Operazione pinocchio a campobasso

Spaccio con i bambini, colpo di scena in aula: slitta la sentenza, un testimone va riascoltato

Il procuratore Gallucci chiede ed ottiene un'integrazione probatoria prima che venga emesso il verdetto: discrasie tra trascrizioni e deposizione in aula

Era il 30 ottobre 2019. La squadra mobile di Campobasso dava il primo colpo, consistente, allo spaccio in città: sei misure cautelari, di cui quattro in carcere e due divieti di dimora in Molise, 19 indagati, quattro regioni coinvolte: Molise, Campania, Abruzzo e Puglia. Eppoi 3 mila dosi di droga sequestrate con 7 mila cessioni di stupefacente documentate.

“Operazione Pinocchio” fu la prima di una serie di retate antidroga. La stessa che oggi – lunedì 5 luglio –  doveva concludersi con la sentenza a carico degli ultimi tre imputati che nell’ambito del procedimento giudiziario a loro carico hanno chiesto di essere giudicati con il rito ordinario.

Invece in aula è arrivato il colpo di scena. Il procuratore Vittorio Gallucci ha chiesto un’integrazione probatoria, concessa dal tribunale collegiale.

Secondo la pubblica accusa sarebbero emerse discrasie fra quanto trascritto dai periti e la deposizione in aula di un agente di polizia che ha lavorato all’inchiesta. Discrasie che per il dottor Gallucci andavano chiarite a fronte di un verdetto scevro da dubbi e ed incertezze. Si è opposto alla richiesta l’avvocato Silvio Tolesino che difende due delle tre persone imputate. Ma il collegio ha invece ritenuto di dover concedere l’integrazione probatoria e dunque si tornerà in aula a novembre prossimo.

“Operazione Pinocchio” nacque a seguito delle diverse segnalazioni dei cittadini residenti nella zona di Piazza Venezia a Campobasso.

La squadra mobile smantella cellula dello spaccio: in corso 70 perquisizioni, 6 persone arrestate

Esasperati per la presenza, specie in via Quircio e via Iezza, di numerosi soggetti che si recavano di notte e di giorno in una appartamento della strada trasformato in base operativa dello smercio di droga.  Un quartiere con telecamere allestite e “vedette” pronte a segnalare ai protagonisti dello spaccio, ogni accesso nella zona da parte delle forze di polizia.
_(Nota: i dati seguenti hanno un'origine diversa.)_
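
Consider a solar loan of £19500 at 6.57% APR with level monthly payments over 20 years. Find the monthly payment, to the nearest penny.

£146.19

Monthly rate = 6.57%/12 = 0.0054750; payment = 19,500 × 0.0054750 / (1 − (1+0.0054750)^−240) = £146.19.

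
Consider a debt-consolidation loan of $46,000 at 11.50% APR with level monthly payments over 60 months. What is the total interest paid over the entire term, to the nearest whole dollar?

Monthly rate = 11.5%/12 = 0.0095833; payment = 46,000 × 0.0095833 / (1 − (1+0.0095833)^−60) = $1,011.66.
Total paid = 60 × $1,011.66 = $60,699.60; interest = $60,699.60 − $46,000 = $14,699.60.

$14,700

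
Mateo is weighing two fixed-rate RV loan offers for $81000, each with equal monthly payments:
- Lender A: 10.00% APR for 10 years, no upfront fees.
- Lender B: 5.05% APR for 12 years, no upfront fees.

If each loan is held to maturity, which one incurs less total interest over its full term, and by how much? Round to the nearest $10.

Lender A: monthly rate = 10%/12 = 0.0083333; payment = 81,000 × 0.0083333 / (1 − (1+0.0083333)^−120) = $1,070.42.
Total interest on Lender A = 120 × $1,070.42 − $81,000 = $47,450.40.
Lender B: at 5.05% the monthly rate is 0.0042083, so the payment is 81,000 × 0.0042083 / (1 − 1.0042083^−144) = $751.19.
Total interest on Lender B = 144 × $751.19 − $81,000 = $27,171.36.
Lender B is lower by $20,279.04.

Lender B by $20,280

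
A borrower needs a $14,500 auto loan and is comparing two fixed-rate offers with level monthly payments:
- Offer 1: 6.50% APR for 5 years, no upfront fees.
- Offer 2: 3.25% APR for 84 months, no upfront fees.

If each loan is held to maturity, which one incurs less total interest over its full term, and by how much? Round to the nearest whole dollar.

Offer 1: monthly rate = 6.5%/12 = 0.0054167; payment = 14,500 × 0.0054167 / (1 − (1+0.0054167)^−60) = $283.71.
Total interest on Offer 1 = 60 × $283.71 − $14,500 = $2,522.60.
Offer 2: at 3.25% the monthly rate is 0.0027083, so the payment is 14,500 × 0.0027083 / (1 − 1.0027083^−84) = $193.23.
Total interest on Offer 2 = 84 × $193.23 − $14,500 = $1,731.32.
Offer 2 is lower by $791.28.

Offer 2 by $791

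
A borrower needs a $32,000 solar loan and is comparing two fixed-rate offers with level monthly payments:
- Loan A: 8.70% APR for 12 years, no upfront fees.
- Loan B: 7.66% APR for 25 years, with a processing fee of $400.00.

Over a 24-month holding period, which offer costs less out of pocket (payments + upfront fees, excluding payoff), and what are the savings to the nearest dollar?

Loan A: at 8.70% the monthly rate is 0.0072500, so the payment is 32,000 × 0.0072500 / (1 − 1.0072500^−144) = $358.78.
Loan B: at 7.66% the monthly rate is 0.0063833, so the payment is 32,000 × 0.0063833 / (1 − 1.0063833^−300) = $239.82.
Over 24 months: Loan A costs 24 × $358.78 = $8,610.72; Loan B costs 24 × $239.82 + $400.00 = $6,155.68.
Loan B is cheaper by $8,610.72 − $6,155.68 = $2,455.04.

Loan B by $2,455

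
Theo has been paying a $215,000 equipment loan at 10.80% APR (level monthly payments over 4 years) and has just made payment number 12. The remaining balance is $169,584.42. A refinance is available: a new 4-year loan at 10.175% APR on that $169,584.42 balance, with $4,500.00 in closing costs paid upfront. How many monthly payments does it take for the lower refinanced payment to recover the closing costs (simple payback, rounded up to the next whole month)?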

In particolare il leader del gruppo con a carico numerosi precedenti penali e di polizia, era molto cauto nei propri movimenti, comunicando poco al telefono ed utilizzando, invece, i contatti social. Dall’indagine emerse anche che l’uomo non aveva alcuna remora nel consegnare al proprio figlio ed ai nipoti lo stupefacente da spacciare o destinato all’uso personale.

Lui insieme alla compagna, coadiuvati dalla “famiglia”, si approvvigionava nelle province di Napoli, Foggia e Caserta di stupefacente destinato allo spaccio, in quantità non elevate, ma con ciclicità tale da poter rifornire costantemente il “market” della droga in via Quircio.